It found if the £30 million is distributed evenly between people who receive disability living allowance they will get an average of £2.51 a week, but will lose an average of £14 a week through the bedroom tax.

Under the under-occupation penalty, social tenants of working age who are receiving housing benefit will have their payments cut if they are deemed to have spare rooms. The government’s impact assessment says 420,000 of the 660,000 households that will be affected contain someone with a disability.

The government has suggested people will be able to avoid the penalty by  moving to smaller properties. However, campaigners argue there are not enough smaller homes available, even it people were prepared to move.

The NHF said around 100,000 of the disabled people who will be affected are living in specially adapted homes, so there would be a ‘substantial cost to the public purse’ if they moved to smaller properties that would then have to be modified to the same standard.
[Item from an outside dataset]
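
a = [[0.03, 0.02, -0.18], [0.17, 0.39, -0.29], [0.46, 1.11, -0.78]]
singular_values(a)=[1.53, 0.14, 0.01]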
David Orr, chief executive of the NHF, said: ‘Thousands of disabled people will have no choice but to cut back further on food and other expenses in order to stay in their own homes.

‘The “one-size-fits-all” approach takes no account of disabled people’s adapted homes, of foster parents who need rooms to take children in, or of parents sharing custody who will lose the room for their child at weekends. It is also incompetent as it will cost the nation money rather than saving it.

‘The government must repeal this ill-conceived policy, but at the very least right now it must exempt disabled and other vulnerable people from these cuts.’

A DWP spokesperson said: ‘We are giving councils an extra £155 million this year so that they can help their vulnerable tenants, with £30 million specifically targeted towards supporting disabled people and foster carers. 

‘We need to ensure a better use of social housing when over a quarter of a million tenants are living in overcrowded homes and two million are on housing waiting lists.’